Ces inégalités régionales se retrouvent dans plusieurs pays d’Europe et notamment en Espagne, Etat pourtant précurseur sur les problématiques liées aux violences faites aux femmes. En effet, chaque région est libre de choisir comment aborder l’accès à l’IVG. Ainsi, dans certaines comme celle de Madrid, Aragon ou Murcie, aucun hôpital public ne pratique l’avortement. Toutefois, les femmes sont directement redirigées vers des cliniques privées sous contrat pour lesquelles la sécurité sociale prend en charge les frais. Cette situation n’est absolument pas idéale puisqu’elle ne fait qu’augmenter la stigmatisation et le tabou autour de l’IVG et accroître les disparités d’accès entre les territoires[5]. En effet, dans certaines régions très conservatrices et catholiques comme Castille-et-Leon, même les cliniques privées refusent de pratiquer un avortement. En 2023, dans cette même région, un parti d’extrême droite a notamment essayé d’imposer une nouvelle loi visant à faire écouter le cœur du fœtus à la femme au préalable de l’opération. Selon le ministère de la santé, seulement 15% des interventions sont pratiquées dans les hôpitaux publics.

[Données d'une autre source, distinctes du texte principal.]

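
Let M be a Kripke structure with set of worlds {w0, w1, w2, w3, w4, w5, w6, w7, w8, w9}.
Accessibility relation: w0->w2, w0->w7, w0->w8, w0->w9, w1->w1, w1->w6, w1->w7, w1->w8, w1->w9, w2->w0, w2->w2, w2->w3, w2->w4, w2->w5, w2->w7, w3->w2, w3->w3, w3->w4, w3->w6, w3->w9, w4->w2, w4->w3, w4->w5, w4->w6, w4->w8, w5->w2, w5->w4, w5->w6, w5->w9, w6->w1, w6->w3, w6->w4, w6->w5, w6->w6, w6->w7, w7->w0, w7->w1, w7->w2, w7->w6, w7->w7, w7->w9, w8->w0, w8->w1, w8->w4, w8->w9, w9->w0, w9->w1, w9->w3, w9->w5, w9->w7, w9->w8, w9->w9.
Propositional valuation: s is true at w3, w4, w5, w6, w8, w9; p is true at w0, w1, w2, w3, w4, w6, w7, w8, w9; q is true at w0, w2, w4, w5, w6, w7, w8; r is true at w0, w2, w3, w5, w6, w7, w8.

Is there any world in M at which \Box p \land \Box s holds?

Recall that \Box ψ holds at a world iff ψ holds at every accessible world, and \Diamond ψ holds iff ψ holds at some accessible world.
Let φ = \Box p \land \Box s. Evaluate φ at each world:
  w0 (successors {w2, w7, w8, w9}): φ is false.
  w1 (successors {w1, w6, w7, w8, w9}): φ is false.
  w2 (successors {w0, w2, w3, w4, w5, w7}): φ is false.
  w3 (successors {w2, w3, w4, w6, w9}): φ is false.
  w4 (successors {w2, w3, w5, w6, w8}): φ is false.
  w5 (successors {w2, w4, w6, w9}): φ is false.
  w6 (successors {w1, w3, w4, w5, w6, w7}): φ is false.
  w7 (successors {w0, w1, w2, w6, w7, w9}): φ is false.
  w8 (successors {w0, w1, w4, w9}): φ is false.
  w9 (successors {w0, w1, w3, w5, w7, w8, w9}): φ is false.
For instance, at w3:
  At w3: \Box p is true, \Box s is false, so \Box p \land \Box s is false.
    At w3: \Box p requires p at every successor {w2, w3, w4, w6, w9}.
      At w2: p is true.
      At w3: p is true.
      At w4: p is true.
      At w6: p is true.
      At w9: p is true.
    So \Box p is true at w3.
    At w3: \Box s requires s at every successor {w2, w3, w4, w6, w9}.
      s fails at w2, so \Box s is false at w3.

No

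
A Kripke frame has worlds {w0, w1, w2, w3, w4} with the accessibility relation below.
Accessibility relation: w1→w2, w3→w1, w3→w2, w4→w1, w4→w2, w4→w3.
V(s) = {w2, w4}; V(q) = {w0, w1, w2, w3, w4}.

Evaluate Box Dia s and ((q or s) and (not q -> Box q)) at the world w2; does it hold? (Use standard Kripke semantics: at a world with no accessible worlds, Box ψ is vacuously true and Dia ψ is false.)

Recall that Box ψ holds at a world iff ψ holds at every accessible world, and Dia ψ holds iff ψ holds at some accessible world.
At w2: Box Dia s is true, (q or s) and (not q -> Box q) is true, so Box Dia s and ((q or s) and (not q -> Box q)) is true.
  At w2: no accessible worlds, so Box Dia s holds vacuously.
  At w2: q or s is true, not q -> Box q is true, so (q or s) and (not q -> Box q) is true.
    At w2: not q is false, Box q is true, so not q -> Box q is true.
      At w2: no accessible worlds, so Box q holds vacuously.

Yes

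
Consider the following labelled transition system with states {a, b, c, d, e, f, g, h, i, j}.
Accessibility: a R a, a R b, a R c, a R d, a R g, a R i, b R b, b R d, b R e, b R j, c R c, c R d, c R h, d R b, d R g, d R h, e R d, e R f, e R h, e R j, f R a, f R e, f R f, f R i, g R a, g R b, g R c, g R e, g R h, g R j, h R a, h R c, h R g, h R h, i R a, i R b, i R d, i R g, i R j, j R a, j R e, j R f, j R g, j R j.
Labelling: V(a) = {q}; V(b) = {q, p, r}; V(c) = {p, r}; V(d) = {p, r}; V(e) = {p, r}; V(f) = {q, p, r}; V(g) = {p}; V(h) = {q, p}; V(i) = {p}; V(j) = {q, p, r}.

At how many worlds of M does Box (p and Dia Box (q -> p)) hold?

Let φ = Box (p and Dia Box (q -> p)). Evaluate φ at each world:
  a (successors {a, b, c, d, g, i}): φ is false.
  b (successors {b, d, e, j}): φ is true.
  c (successors {c, d, h}): φ is true.
  d (successors {b, g, h}): φ is true.
  e (successors {d, f, h, j}): φ is true.
  f (successors {a, e, f, i}): φ is false.
  g (successors {a, b, c, e, h, j}): φ is false.
  h (successors {a, c, g, h}): φ is false.
  i (successors {a, b, d, g, j}): φ is false.
  j (successors {a, e, f, g, j}): φ is false.
For instance, at d:
  At d: Box (p and Dia Box (q -> p)) requires p and Dia Box (q -> p) at every successor {b, g, h}.
      At b: p is true, Dia Box (q -> p) is true, so p and Dia Box (q -> p) is true.
      At g: p is true, Dia Box (q -> p) is true, so p and Dia Box (q -> p) is true.
      At h: p is true, Dia Box (q -> p) is true, so p and Dia Box (q -> p) is true.
  So Box (p and Dia Box (q -> p)) is true at d.
Satisfying worlds: {b, c, d, e}

4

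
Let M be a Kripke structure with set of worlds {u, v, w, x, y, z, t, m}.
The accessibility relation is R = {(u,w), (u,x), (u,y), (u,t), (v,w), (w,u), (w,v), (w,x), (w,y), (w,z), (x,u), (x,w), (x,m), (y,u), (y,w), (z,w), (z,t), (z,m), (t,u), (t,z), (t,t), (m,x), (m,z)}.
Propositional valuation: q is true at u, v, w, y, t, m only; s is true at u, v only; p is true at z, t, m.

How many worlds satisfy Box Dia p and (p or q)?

5

Let φ = Box Dia p and (p or q). Evaluate φ at each world:
  u (successors {w, x, y, t}): φ is false.
  v (successors {w}): φ is true.
  w (successors {u, v, x, y, z}): φ is false.
  x (successors {u, w, m}): φ is false.
  y (successors {u, w}): φ is true.
  z (successors {w, t, m}): φ is true.
  t (successors {u, z, t}): φ is true.
  m (successors {x, z}): φ is true.
For instance, at m:
  At m: Box Dia p is true, p or q is true, so Box Dia p and (p or q) is true.
    At m: Box Dia p requires Dia p at every successor {x, z}.
      At x: Dia p is true.
      At z: Dia p is true.
    So Box Dia p is true at m.
Satisfying worlds: {v, y, z, t, m}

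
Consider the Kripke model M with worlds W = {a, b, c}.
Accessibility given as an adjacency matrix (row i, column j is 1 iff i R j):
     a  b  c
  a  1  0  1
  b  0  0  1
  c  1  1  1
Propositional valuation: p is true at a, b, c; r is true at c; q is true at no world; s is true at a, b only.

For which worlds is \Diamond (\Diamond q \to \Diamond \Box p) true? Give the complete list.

Recall that \Box ψ holds at a world iff ψ holds at every accessible world, and \Diamond ψ holds iff ψ holds at some accessible world.
Let φ = \Diamond (\Diamond q \to \Diamond \Box p). Evaluate φ at each world:
  a (successors {a, c}): φ is true.
  b (successors {c}): φ is true.
  c (successors {a, b, c}): φ is true.
For instance, at b:
  At b: \Diamond (\Diamond q \to \Diamond \Box p) requires \Diamond q \to \Diamond \Box p at some successor in {c}.
    \Diamond q \to \Diamond \Box p holds at c, so \Diamond (\Diamond q \to \Diamond \Box p) is true at b.
      At c: \Diamond q is false, \Diamond \Box p is true, so \Diamond q \to \Diamond \Box p is true.
Satisfying worlds: {a, b, c}

a, b, c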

En Italie, le chemin vers l’avortement est lui aussi semé d’embuches. L’actuelle Première Ministre Giorgia Melloni s’est toujours présentée comme opposante à l’avortement. Bien qu’elle ne le restreigne pas légalement, son accès est fortement dégradé par l’utilisation massive de la clause de conscience des médecins. Selon un rapport du ministère de la santé italien[6], en 2019, 67% des gynécologues ont refusé de pratiquer une IVG. Un taux qui atteint 92% dans la région de Molise et 80% dans cinq autres régions du Sud du pays. Le 17 avril 2024, un amendement déposé par le parti de Giorgia Meloni a été validé, autorisant les militants d’associations anti-choix à accéder aux cliniques pour dissuader les femmes d’avorter.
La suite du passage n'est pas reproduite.